PharmD will remain on probation until ACPE approves the changes in the program, according to Rebecca Brierley, Assistant Dean of External Affairs. Last week, O’Donnell emailed students and said the department will fix its program to comply with the requirements.
O’Donnell insisted the “issues are being addressed and the UB PharmD program remains compliant with all other ACPE accreditation standards.” He did not say how many rotations needed to be added or how many students are affected. He also would not say who put the program in place or why no one at UB recognized that the rotations were not compliant with ACPE standards. In an email, he called it “a personnel” issue.
O’Donnell said the pharmacy school’s Office of Experiential Education has “a new leadership team” and is taking “steps” to restructure its curriculum “to ensure UB meets ACPE’s standards for all current and future students,” O’Donnell said.
He stressed that the school remains accredited and “can continue to grant all degrees and admit incoming students.” Current students “will graduate, can sit for board examinations and take all licensure examinations,” he said.
ACPE reviewed PharmD in October 2019. The Spectrum does not know if the school was aware of the deficiencies before the review or what the timeline is for UB to fix the problems.
Eddy Pudim, a junior PharmD and Master in Public Health program candidate said he is not worried about the probation.
“Honestly it didn’t really phase me at all,” Pudim said. “I heard some other pharmacy schools in New York had the same issue during their previous accreditations, and as long as they made the necessary changes there was nothing to worry about.”

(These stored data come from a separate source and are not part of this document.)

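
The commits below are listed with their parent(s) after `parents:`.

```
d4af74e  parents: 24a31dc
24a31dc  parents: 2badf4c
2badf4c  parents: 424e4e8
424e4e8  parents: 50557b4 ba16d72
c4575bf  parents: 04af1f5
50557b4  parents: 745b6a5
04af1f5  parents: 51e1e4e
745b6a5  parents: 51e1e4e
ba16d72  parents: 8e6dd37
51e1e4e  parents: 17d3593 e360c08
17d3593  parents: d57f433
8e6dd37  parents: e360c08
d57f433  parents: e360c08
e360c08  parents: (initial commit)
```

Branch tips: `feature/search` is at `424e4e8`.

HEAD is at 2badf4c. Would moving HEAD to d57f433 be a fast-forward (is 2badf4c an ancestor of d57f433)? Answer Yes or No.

No

A fast-forward from 2badf4c to d57f433 is possible iff 2badf4c is an ancestor of d57f433.
Ancestors of d57f433: {d57f433, e360c08}.
2badf4c is not among them, so fast-forward is not possible.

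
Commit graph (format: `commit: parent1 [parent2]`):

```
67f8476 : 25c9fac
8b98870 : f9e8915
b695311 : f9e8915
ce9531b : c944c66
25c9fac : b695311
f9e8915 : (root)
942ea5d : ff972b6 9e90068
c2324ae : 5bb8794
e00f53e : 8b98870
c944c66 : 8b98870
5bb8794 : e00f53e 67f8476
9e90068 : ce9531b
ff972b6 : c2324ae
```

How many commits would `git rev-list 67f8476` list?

Walking parent pointers from 67f8476: reachable set = {25c9fac, 67f8476, b695311, f9e8915}.
That is 4 commits.

4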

Hampton University recently lost its accreditation due to poor educational outcomes and lack of progression in February. The university received an eight-year accreditation in 2015 but was put on probation in 2017. The school is appealing the decision to remove its accreditation and will be placed back on probation until a decision is made. A letter was sent to students saying that the degrees earned until 2023 will still be considered earned at an accredited institution.